“Tutti i romanzi di tutti i tempi indagano l’enigma dell’io. Dal momento in cui si crea un essere immaginario, un personaggio, ci si trova automaticamente di fronte alla domanda: che cos’è l’io? In che modo lo si può cogliere? È una delle domande fondamentali sulle quali è fondato il romanzo in quanto tale. Dalle diverse risposte a questa domanda, se proprio si vuole, si potrebbero distinguere diverse tendenze e, forse, diversi periodi nella storia del romanzo. L’approccio psicologico, i primi narratori europei non sanno nemmeno cos’è. Boccaccio ci racconta semplicemente delle azioni e delle avventure.
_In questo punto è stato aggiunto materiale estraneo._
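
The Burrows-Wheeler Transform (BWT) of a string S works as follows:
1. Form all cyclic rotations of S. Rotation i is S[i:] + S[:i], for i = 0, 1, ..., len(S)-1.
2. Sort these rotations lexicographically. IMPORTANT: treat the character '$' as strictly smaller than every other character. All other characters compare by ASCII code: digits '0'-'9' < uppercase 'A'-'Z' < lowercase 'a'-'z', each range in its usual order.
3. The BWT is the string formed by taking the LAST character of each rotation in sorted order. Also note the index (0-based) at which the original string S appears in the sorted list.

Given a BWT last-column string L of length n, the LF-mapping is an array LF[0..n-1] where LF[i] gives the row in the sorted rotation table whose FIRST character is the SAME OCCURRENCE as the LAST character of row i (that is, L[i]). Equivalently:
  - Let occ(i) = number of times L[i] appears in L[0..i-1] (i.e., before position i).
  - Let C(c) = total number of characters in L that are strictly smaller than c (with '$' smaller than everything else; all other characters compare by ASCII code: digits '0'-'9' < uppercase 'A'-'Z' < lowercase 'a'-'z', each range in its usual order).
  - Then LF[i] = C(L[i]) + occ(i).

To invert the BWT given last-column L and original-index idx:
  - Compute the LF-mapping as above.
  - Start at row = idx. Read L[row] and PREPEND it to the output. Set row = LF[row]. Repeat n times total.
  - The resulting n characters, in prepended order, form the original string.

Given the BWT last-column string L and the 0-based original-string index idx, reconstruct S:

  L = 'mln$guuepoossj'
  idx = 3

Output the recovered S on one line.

LF mapping: 5 4 6 0 2 12 13 1 9 7 8 10 11 3
Walk LF starting at row 3, prepending L[row]:
  step 1: row=3, L[3]='$', prepend. Next row=LF[3]=0
  step 2: row=0, L[0]='m', prepend. Next row=LF[0]=5
  step 3: row=5, L[5]='u', prepend. Next row=LF[5]=12
  step 4: row=12, L[12]='s', prepend. Next row=LF[12]=11
  step 5: row=11, L[11]='s', prepend. Next row=LF[11]=10
  step 6: row=10, L[10]='o', prepend. Next row=LF[10]=8
  step 7: row=8, L[8]='p', prepend. Next row=LF[8]=9
  step 8: row=9, L[9]='o', prepend. Next row=LF[9]=7
  step 9: row=7, L[7]='e', prepend. Next row=LF[7]=1
  step 10: row=1, L[1]='l', prepend. Next row=LF[1]=4
  step 11: row=4, L[4]='g', prepend. Next row=LF[4]=2
  step 12: row=2, L[2]='n', prepend. Next row=LF[2]=6
  step 13: row=6, L[6]='u', prepend. Next row=LF[6]=13
  step 14: row=13, L[13]='j', prepend. Next row=LF[13]=3
Reversed output: jungleopossum$

Answer: jungleopossum$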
Eppure, dietro a tutte quelle storie divertenti, si avverte una certezza: attraverso l’azione l’uomo esce dall’universo ripetitivo del quotidiano dove tutti assomigliano a tutti, grazie all’azione egli si distingue dagli altri e diventa individuo.
Come ha detto Dante: “In ogni azione, l’intenzione prima di colui che agisce è di rivelare la propria immagine”. In principio, l’azione è vista come l’autoritratto di colui che agisce.
L’uomo vuole, attraverso l’azione, rivelare la propria immagine, ma quest’immagine non gli assomiglia. Il carattere paradossale dell’azione è una delle grandi scoperte del romanzo”.
Da “L’arte del romanzo” di Milan Kundera, Adelphi, Milano.